The number of positive integers that are less than 500 and that are not divisable by 2 or 3 is?
There are 250 divisible by 2, 166 divisible by 3 and 83 divisible by both. So 250 + 166 - 83 = the numbers divisible by 2 or 3, without double counting. Subtract that number from 500.
How did you get 83?
That's the number of positive integers less than 500 divisible by 2 and 3. If you don't subtract that number out, then you'll double count them since they are already included in the counts of both multiples of 2 and 3.

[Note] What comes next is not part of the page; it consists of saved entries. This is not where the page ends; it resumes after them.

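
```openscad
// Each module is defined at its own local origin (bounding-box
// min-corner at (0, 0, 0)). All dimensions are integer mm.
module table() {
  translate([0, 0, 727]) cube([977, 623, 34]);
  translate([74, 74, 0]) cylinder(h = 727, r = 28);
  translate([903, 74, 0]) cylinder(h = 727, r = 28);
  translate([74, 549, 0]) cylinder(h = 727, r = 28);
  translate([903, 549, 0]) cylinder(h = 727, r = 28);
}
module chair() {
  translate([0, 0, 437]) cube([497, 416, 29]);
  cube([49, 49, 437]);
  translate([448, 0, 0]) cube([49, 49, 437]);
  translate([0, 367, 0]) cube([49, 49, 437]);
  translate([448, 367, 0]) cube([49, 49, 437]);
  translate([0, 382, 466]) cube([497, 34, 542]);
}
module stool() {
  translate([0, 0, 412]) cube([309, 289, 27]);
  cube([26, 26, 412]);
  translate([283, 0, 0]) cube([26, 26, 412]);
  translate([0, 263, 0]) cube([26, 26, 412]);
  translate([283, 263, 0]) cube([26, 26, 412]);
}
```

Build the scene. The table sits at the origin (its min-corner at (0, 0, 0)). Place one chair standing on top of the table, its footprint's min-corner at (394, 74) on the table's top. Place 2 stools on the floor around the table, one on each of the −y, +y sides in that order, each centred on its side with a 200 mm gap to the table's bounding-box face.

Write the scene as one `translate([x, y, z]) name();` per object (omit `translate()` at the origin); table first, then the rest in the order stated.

table();
translate([394, 74, 761]) chair();
translate([334, -489, 0]) stool();
translate([334, 823, 0]) stool();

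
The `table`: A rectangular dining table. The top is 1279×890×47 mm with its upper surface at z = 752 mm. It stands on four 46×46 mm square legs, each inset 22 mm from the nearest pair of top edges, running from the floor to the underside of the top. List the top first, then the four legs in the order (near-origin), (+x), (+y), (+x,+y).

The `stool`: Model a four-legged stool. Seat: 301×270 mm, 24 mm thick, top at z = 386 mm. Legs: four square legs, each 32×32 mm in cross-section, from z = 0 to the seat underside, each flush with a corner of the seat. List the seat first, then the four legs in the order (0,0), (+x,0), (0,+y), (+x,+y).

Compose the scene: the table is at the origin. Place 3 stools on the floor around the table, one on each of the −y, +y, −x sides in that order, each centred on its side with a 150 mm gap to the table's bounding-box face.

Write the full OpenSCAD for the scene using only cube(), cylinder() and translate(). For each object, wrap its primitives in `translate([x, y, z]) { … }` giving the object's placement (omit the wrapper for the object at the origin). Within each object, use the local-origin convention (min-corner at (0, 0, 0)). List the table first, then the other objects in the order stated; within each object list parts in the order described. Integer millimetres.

translate([0, 0, 705]) cube([1279, 890, 47]);
translate([22, 22, 0]) cube([46, 46, 705]);
translate([1211, 22, 0]) cube([46, 46, 705]);
translate([22, 822, 0]) cube([46, 46, 705]);
translate([1211, 822, 0]) cube([46, 46, 705]);
translate([489, -420, 0]) {
  translate([0, 0, 362]) cube([301, 270, 24]);
  cube([32, 32, 362]);
  translate([269, 0, 0]) cube([32, 32, 362]);
  translate([0, 238, 0]) cube([32, 32, 362]);
  translate([269, 238, 0]) cube([32, 32, 362]);
}
translate([489, 1040, 0]) {
  translate([0, 0, 362]) cube([301, 270, 24]);
  cube([32, 32, 362]);
  translate([269, 0, 0]) cube([32, 32, 362]);
  translate([0, 238, 0]) cube([32, 32, 362]);
  translate([269, 238, 0]) cube([32, 32, 362]);
}
translate([-451, 310, 0]) {
  translate([0, 0, 362]) cube([301, 270, 24]);
  cube([32, 32, 362]);
  translate([269, 0, 0]) cube([32, 32, 362]);
  translate([0, 238, 0]) cube([32, 32, 362]);
  translate([269, 238, 0]) cube([32, 32, 362]);
}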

To get the number of positive integers that are less than 500 and not divisible by 2 or 3, we need to subtract the number of positive integers divisible by 2 or 3 from 500.
To find these counts, we can use the principle of inclusion-exclusion.
There are 250 positive integers less than 500 that are divisible by 2. This is because we can find the number of multiples of 2 less than 500 by dividing 500 by 2 (since multiples of 2 are evenly spaced) which gives us 250.
Similarly, there are 166 positive integers less than 500 that are divisible by 3. This is because we can find the number of multiples of 3 less than 500 by dividing 500 by 3 (since multiples of 3 are also evenly spaced) which gives us 166.
But, when counting the multiples of 2 and 3, we will be double counting the integers that are divisible by both 2 and 3. To correct for this, we need to subtract the number of positive integers that are divisible by both 2 and 3, which is 83.
Therefore, the number of positive integers that are less than 500 and not divisible by 2 or 3 can be calculated as follows:
Total = 500 - (250 + 166 - 83)
Simplifying the expression inside the parentheses:
Total = 500 - 333
So the final answer is:
Total = 167
There are 167 positive integers less than 500 that are not divisible by 2 or 3.